Eine Bedarfsgemeinschaft besteht mindestens aus einem erwerbsfähigen Hilfebedürftigen, dem Partner oder der Partnerin und den im Haushalt lebenden minderjährigen, unverheirateten Kindern. Kinder zählen jedoch nur zur Bedarfsgemeinschaft, wenn sie ihren Bedarf nicht durch ein eigenes Einkommen oder eigenes Vermögen selbst decken können. In der Definition sind Partner/in: der/die nicht dauernd getrennt lebende Ehemann/-frau oder die Person, mit der der Antragsteller in einer eheähnlichen Gemeinschaft oder eingetragenen Lebenspartnerschaft lebt.
Zur Haushaltsgemeinschaft zählen alle in einem Haushalt lebenden Personen, unabhängig von Geschlecht, Alter und verwandtschaftlichen
Bindungen.
Was ist eine eheähnliche Gemeinschaft?
Eine eheähnliche Gemeinschaft ist eine auf Dauer angelegte Lebensgemeinschaft zwischen zwei Personen, die so eng ist, dass sie von den Partnern ein gegenseitiges Einstehen im Bedarfsfall erwarten lässt. Indizien sind insbesondere eine dauerhafte Haushalts- und
Wirtschaftsgemeinschaft, die gemeinsame Betreuung und Versorgung von Kindern im Haushalt sowie die wechselseitige Befugnis, über das
gemeinsame tägliche Wirtschaften hinaus über Einkommens- und Vermögensgegenstände des Partners zu verfügen.
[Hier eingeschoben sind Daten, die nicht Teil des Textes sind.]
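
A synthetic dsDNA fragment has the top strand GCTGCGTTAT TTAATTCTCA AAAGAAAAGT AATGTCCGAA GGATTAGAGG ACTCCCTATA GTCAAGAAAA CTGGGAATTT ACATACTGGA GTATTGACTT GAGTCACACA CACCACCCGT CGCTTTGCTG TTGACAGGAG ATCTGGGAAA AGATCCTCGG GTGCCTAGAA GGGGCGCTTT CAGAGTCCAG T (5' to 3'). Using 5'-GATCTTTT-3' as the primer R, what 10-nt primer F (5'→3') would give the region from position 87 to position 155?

The reverse primer's reverse complement AAAAGATC matches the template at positions 148–155; the product starts at position 87.
The forward primer is identical to the top strand over positions 87–96: TGGAGTATTG.

5'-TGGAGTATTG-3'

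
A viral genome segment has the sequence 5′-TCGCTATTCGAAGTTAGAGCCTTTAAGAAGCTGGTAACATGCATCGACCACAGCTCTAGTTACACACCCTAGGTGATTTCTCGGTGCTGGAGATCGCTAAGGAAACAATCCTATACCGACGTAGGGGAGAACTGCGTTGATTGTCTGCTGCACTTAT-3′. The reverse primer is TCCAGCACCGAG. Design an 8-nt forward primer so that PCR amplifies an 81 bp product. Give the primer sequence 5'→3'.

5'-AAGTTAGA-3'

The reverse primer's reverse complement CTCGGTGCTGGA matches the template at positions 80–91, so the product ends at position 91.
An 81 bp product then starts at position 91 − 81 + 1 = 11.
The forward primer is identical to the top strand there: AAGTTAGA.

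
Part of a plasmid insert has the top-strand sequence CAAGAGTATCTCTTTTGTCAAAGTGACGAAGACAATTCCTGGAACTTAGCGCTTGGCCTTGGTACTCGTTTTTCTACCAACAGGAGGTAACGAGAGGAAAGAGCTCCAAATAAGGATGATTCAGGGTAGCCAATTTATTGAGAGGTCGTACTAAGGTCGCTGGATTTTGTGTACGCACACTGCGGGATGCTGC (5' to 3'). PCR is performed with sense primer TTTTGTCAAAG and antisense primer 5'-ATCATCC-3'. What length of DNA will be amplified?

Scanning the template, TTTTGTCAAAG occurs at positions 13–23; this primer anneals to the bottom strand there with its 3' end pointing downstream.
Reverse complement of the reverse primer: GGATGAT. This occurs on the top strand at positions 114–120.
The product runs from position 13 to position 120, so its length is 120 − 13 + 1 = 108 bp.

108 bp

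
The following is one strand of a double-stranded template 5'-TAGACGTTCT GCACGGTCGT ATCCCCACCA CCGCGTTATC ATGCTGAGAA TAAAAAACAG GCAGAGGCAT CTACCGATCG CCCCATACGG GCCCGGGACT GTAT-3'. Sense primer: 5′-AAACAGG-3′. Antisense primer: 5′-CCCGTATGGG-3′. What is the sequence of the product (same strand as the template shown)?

5'-AAACAGGCAGAGGCATCTACCGATCGCCCCATACGGG-3'

Scanning the template, AAACAGG occurs at positions 55–61; this primer anneals to the bottom strand there with its 3' end pointing downstream.
Taking the reverse complement of CCCGTATGGG gives CCCATACGGG, found at positions 82–91 on the template; the primer anneals here to the top strand with its 3' end pointing upstream.
The product is the template from position 55 through 91 (37 bp).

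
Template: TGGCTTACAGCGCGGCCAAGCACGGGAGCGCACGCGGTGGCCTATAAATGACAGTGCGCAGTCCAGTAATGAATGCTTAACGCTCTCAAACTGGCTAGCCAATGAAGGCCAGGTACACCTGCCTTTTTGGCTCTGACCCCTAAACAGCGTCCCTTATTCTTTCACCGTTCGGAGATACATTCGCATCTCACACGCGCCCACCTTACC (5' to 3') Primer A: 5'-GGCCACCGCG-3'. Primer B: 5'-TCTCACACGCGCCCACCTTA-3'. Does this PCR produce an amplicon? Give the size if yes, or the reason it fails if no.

No product — the primers' 3' ends point away from each other.

Primer A (GGCCACCGCG) has reverse complement CGCGGTGGCC, which matches the top strand at positions 33–42; primer A anneals to the top strand there with its 3' end pointing upstream toward position 33.
Primer B (TCTCACACGCGCCCACCTTA) matches the top strand directly at positions 186–205; it anneals to the bottom strand with its 3' end pointing downstream toward position 205.
The 3' ends diverge (primer A extends toward position 1, primer B toward position 207), so the primers never converge on a shared product.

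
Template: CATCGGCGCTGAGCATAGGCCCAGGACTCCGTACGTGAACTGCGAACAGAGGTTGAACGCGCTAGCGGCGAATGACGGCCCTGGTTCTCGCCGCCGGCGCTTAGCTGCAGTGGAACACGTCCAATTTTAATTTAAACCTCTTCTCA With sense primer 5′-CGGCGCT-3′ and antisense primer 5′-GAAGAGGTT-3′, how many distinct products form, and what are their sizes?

The forward primer CGGCGCT matches the top strand at positions 4–10, 95–101.
The reverse primer's reverse complement is AACCTCTTC, matching at positions 135–143.
Each forward site pairs with the reverse site to give a product ending at position 143: sizes 140, 49 bp.

Two products: 140 bp, 49 bp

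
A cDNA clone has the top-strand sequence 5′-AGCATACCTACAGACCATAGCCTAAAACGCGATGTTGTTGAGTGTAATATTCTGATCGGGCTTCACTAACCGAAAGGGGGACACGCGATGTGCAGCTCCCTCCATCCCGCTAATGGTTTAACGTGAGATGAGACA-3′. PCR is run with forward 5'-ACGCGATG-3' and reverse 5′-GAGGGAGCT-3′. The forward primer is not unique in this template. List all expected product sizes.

The forward primer ACGCGATG matches the top strand at positions 27–34, 83–90.
The reverse primer's reverse complement is AGCTCCCTC, matching at positions 94–102.
Each forward site pairs with the reverse site to give a product ending at position 102: sizes 76, 20 bp.

76 bp, 20 bp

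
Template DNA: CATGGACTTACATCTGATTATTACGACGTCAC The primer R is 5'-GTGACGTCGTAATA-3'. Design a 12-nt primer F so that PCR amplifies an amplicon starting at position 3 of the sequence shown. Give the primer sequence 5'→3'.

5'-TGGACTTACATC-3'

The reverse primer's reverse complement TATTACGACGTCAC matches the template at positions 19–32; the product starts at position 3.
The forward primer is identical to the top strand over positions 3–14: TGGACTTACATC.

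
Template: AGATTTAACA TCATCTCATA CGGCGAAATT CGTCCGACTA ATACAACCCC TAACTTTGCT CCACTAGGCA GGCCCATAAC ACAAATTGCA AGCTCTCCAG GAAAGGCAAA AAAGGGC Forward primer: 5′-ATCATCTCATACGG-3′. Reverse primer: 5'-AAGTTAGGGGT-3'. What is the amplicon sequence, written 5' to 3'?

The forward primer matches the template at positions 10–23.
Taking the reverse complement of AAGTTAGGGGT gives ACCCCTAACTT, found at positions 46–56 on the template; the primer anneals here to the top strand with its 3' end pointing upstream.
The product is the template from position 10 through 56 (47 bp).

5'-ATCATCTCATACGGCGAAATTCGTCCGACTAATACAACCCCTAACTT-3'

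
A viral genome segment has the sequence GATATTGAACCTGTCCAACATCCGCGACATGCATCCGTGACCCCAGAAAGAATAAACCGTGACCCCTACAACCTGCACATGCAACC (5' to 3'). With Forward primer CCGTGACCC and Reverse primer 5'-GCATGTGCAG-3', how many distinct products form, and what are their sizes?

The forward primer CCGTGACCC matches the top strand at positions 35–43, 57–65.
The reverse primer's reverse complement is CTGCACATGC, matching at positions 73–82.
Each forward site pairs with the reverse site to give a product ending at position 82: sizes 48, 26 bp.

Two products: 48 bp, 26 bp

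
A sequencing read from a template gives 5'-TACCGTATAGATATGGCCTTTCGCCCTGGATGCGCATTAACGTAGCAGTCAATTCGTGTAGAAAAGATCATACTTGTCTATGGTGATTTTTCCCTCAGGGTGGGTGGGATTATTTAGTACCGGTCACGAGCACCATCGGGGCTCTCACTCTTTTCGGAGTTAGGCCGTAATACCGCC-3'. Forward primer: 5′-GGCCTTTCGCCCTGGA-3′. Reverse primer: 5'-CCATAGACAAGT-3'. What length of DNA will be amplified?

The forward primer matches the template at positions 15–30.
Reverse complement of the reverse primer: ACTTGTCTATGG. This occurs on the top strand at positions 72–83.
Amplicon spans positions 15–83: 69 bp.

69 bp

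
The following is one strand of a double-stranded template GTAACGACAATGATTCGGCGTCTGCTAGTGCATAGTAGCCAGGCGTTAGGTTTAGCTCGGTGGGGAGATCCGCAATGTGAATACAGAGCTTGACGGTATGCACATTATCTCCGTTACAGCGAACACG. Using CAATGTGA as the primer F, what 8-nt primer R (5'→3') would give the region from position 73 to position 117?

5'-GTAACGGA-3'

The product's 3' end on the top strand is position 117.
The reverse primer anneals to the top strand over positions 110–117, i.e. to TCCGTTAC.
Its sequence written 5'→3' is the reverse complement: GTAACGGA.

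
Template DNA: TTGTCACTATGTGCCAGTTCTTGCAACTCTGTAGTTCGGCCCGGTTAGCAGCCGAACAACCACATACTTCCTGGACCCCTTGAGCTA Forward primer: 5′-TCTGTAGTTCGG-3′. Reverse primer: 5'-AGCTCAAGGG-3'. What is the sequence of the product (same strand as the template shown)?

5'-TCTGTAGTTCGGCCCGGTTAGCAGCCGAACAACCACATACTTCCTGGACCCCTTGAGCT-3'

Scanning the template, TCTGTAGTTCGG occurs at positions 28–39; this primer anneals to the bottom strand there with its 3' end pointing downstream.
Reverse complement of the reverse primer: CCCTTGAGCT. This occurs on the top strand at positions 77–86.
The product is the template from position 28 through 86 (59 bp).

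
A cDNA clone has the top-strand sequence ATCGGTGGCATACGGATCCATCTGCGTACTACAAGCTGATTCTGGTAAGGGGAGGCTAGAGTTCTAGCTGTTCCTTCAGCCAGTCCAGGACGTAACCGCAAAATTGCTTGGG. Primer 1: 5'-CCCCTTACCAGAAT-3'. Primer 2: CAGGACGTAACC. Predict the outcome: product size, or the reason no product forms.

Primer 1 (CCCCTTACCAGAAT) has reverse complement ATTCTGGTAAGGGG, which matches the top strand at positions 39–52; primer 1 anneals to the top strand there with its 3' end pointing upstream toward position 39.
Primer 2 (CAGGACGTAACC) matches the top strand directly at positions 86–97; it anneals to the bottom strand with its 3' end pointing downstream toward position 97.
The 3' ends diverge (primer 1 extends toward position 1, primer 2 toward position 112), so the primers never converge on a shared product.

No product — the primers' 3' ends point away from each other.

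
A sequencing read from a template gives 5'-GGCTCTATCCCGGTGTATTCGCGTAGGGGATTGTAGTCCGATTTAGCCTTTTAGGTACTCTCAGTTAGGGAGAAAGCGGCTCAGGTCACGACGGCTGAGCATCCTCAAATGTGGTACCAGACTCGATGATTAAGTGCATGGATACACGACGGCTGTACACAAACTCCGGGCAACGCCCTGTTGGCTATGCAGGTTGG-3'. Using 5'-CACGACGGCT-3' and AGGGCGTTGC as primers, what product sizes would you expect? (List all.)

93 bp, 35 bp

The forward primer CACGACGGCT matches the top strand at positions 87–96, 145–154.
The reverse primer's reverse complement is GCAACGCCCT, matching at positions 170–179.
Each forward site pairs with the reverse site to give a product ending at position 179: sizes 93, 35 bp.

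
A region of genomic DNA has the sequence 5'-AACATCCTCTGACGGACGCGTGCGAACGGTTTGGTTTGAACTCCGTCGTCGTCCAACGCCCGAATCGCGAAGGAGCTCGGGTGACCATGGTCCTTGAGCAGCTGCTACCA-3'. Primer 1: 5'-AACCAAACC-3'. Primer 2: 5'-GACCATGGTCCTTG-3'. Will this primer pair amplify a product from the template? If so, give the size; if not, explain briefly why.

Primer 1 (AACCAAACC) has reverse complement GGTTTGGTT, which matches the top strand at positions 28–36; primer 1 anneals to the top strand there with its 3' end pointing upstream toward position 28.
Primer 2 (GACCATGGTCCTTG) matches the top strand directly at positions 83–96; it anneals to the bottom strand with its 3' end pointing downstream toward position 96.
The 3' ends diverge (primer 1 extends toward position 1, primer 2 toward position 110), so the primers never converge on a shared product.

No product — the primers' 3' ends point away from each other.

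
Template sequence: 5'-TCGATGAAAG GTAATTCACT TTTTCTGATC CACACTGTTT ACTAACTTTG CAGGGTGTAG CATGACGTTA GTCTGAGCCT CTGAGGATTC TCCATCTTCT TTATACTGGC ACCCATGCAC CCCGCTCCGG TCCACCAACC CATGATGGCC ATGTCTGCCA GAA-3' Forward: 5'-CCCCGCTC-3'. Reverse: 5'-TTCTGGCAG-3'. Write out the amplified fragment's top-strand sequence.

5'-CCCCGCTCCGGTCCACCAACCCATGATGGCCATGTCTGCCAGAA-3'

Scanning the template, CCCCGCTC occurs at positions 120–127; this primer anneals to the bottom strand there with its 3' end pointing downstream.
The reverse primer's reverse complement is CTGCCAGAA, which matches the template at positions 155–163.
The product is the template from position 120 through 163 (44 bp).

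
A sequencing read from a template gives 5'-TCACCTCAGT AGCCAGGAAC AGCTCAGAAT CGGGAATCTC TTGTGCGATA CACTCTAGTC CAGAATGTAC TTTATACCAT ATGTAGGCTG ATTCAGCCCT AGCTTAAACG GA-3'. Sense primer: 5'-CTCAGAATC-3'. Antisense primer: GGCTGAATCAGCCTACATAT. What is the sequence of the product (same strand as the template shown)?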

Was passiert, wenn ich in einer Wohngemeinschaft lebe?
Im Antrag auf Arbeitslosengeld II müssen die Antragsteller keine Angaben über die persönlichen Verhältnisse eines Mitbewohners machen. Es reicht in den Fällen einer reinen Wohngemeinschaft aus, wenn im Formular der Mietanteil des Mitbewohners genannt oder die Untermietzahlung als Einkommen angeben wird. In einer Wohngemeinschaft mit mehreren erwerbsfähigen Erwachsenen können sich somit theoretisch genauso viele Bedarfsgemeinschaften ergeben, wie es Mitglieder der Wohngemeinschaft gibt.

Interessant ist ein Urteil des Bundesverfassungsgerichtes, das hier im Forum schon häufig zitiert wurde.
Mit Hilfe der Suchfunktion wirst du es sicherlich finden.

Außerdem findest du die Widerlegung einer eheähnlichen Gemeinschaft im Download der Portalseite.

Ab 1. August wird in der Bundesrepublik für Menschen, die aus welchen Gründen auch immer, zusammenleben, das Recht auf den Kopf gestellt. Die Beweislast liegt beim Antragsteller von Alg 2, dass er keine eheähnliche Gemeinschaft führt. Übrigens, diesen Begriff gibt es eigentlich gar nicht. Und warum wird jemand der ähnlich ist, gleich behandelt? Jedenfalls was die Nachteile anbelangt.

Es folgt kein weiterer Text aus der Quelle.